La strage di via d’Amelio rappresenta indubbiamente un tragico delitto di mafia, dovuto ad una precisa strategia del terrore adottata da Cosa nostra, in quanto stretta dalla paura e dai fondati timori per la sua sopravvivenza a causa della risposta giudiziaria data dallo Stato attraverso il Maxiprocesso (nato anche, da una felice intuizione dei giudici Falcone e Borsellino)”. E’ quanto scrivono i giudici della Corte d’Assise d’Appello di Caltanissetta nelle 377 pagine delle motivazioni della sentenza del Borsellino quater. “Ogni tentativo della difesa di attribuire una diversa paternità a tale insana scelta di morte e di terrore non può trovare accoglimento, potendo, al più, le emergenze probatorie indurre a ritenere che possano esservi stati anche altri soggetti, o gruppi di potere, interessati all’eliminazione del magistrato e degli uomini della sua scorta. Ma tutto ciò non esclude la responsabilità principale degli uomini di vertice dell’organizzazione mafiosa che, attraverso il loro consenso tacito in seno agli organismi deliberativi della medesima organizzazione, hanno dato causa agli eventi di cui si discute”.

“Nel corso del dibattimento di primo grado sono stati escussi numerosi testimoni i quali hanno riferito in ordine ai contatti che alcuni esponenti delle forze dell’ordine avrebbero tentato di allacciare con esponenti dell’organizzazione criminale Cosa Nostra dopo l’avvio della stagione delle stragi, dopo la morte del giudice Giovanni Falcone. Ma non sussiste in atti alcuna evidenza probatoria che consenta di ricollegare la 'trattativa' che si stava avviando, fra alcuni esponenti delle istituzioni ed altri rappresentanti dell’organizzazione criminale, con la deliberazione della strage di via D'Amelio”. 

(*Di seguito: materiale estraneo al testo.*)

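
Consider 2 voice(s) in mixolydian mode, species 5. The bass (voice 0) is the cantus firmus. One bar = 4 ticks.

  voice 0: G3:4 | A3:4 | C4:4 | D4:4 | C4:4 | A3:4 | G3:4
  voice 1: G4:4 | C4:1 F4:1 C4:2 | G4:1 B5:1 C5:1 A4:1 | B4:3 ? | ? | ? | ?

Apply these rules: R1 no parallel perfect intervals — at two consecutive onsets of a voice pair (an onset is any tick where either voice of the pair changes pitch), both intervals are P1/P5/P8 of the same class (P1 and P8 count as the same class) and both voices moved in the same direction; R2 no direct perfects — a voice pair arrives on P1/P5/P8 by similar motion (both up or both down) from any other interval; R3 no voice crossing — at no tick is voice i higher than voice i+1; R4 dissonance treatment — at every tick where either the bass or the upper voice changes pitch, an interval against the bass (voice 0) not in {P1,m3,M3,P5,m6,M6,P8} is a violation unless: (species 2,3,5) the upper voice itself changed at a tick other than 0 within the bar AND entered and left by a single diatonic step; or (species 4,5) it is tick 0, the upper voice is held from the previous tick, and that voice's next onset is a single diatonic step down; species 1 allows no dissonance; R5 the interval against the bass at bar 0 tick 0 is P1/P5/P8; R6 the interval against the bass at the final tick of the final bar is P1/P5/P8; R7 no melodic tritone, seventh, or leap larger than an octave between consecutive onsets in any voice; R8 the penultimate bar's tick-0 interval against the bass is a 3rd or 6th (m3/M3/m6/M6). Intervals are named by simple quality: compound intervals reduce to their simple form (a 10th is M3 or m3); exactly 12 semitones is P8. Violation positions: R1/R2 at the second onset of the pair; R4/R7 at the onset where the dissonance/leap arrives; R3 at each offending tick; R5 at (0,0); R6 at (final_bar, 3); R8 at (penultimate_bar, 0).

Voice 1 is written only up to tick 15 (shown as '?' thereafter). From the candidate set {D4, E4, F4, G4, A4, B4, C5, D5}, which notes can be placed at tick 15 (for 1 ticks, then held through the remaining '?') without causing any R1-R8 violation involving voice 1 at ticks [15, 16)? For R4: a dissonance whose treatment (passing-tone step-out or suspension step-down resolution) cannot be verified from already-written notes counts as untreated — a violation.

{A4, B4, D4, D5}

D4: legal
E4: violates R4
F4: violates R7
G4: violates R4
A4: legal
B4: legal
C5: violates R4
D5: legal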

“Si tratta, peraltro - proseguono i giudici - di emergenze che in parte erano state acquisite nell’ambito del procedimento Borsellino ter e già nell’ambito del procedimento Borsellino bis, in relazione alle dichiarazioni rese sul punto dal collaboratore di giustizia Brusca Giovanni, il quale aveva riferito di avere saputo da Riina che il medesimo aveva avuto contatti con esponenti del mondo politico istituzionale in relazione al cosiddetto 'papello', ovvero ad una serie di richieste concernenti l'eliminazione di misure drastiche adottate nei confronti dei condannati per mafia ritenute troppo dure, venendo successivamente a sapere da Riina che le suddette richieste erano state, tuttavia, respinte in quanto 'troppo esose'. Era stata compiuta la strage di via D'Amelio e Riina - spiegano i giudici - gli aveva detto, a questo punto, che sarebbe stato necessario 'un altro colpetto', proponendo l’eliminazione del dott. Piero Grasso, giudice a latere nel Maxiprocesso. Secondo le indicazioni del collaboratore Brusca i personaggi di cui Riina non aveva voluto fare i nomi sarebbero stati il Colonnello Mori ed il Capitano De Donno”.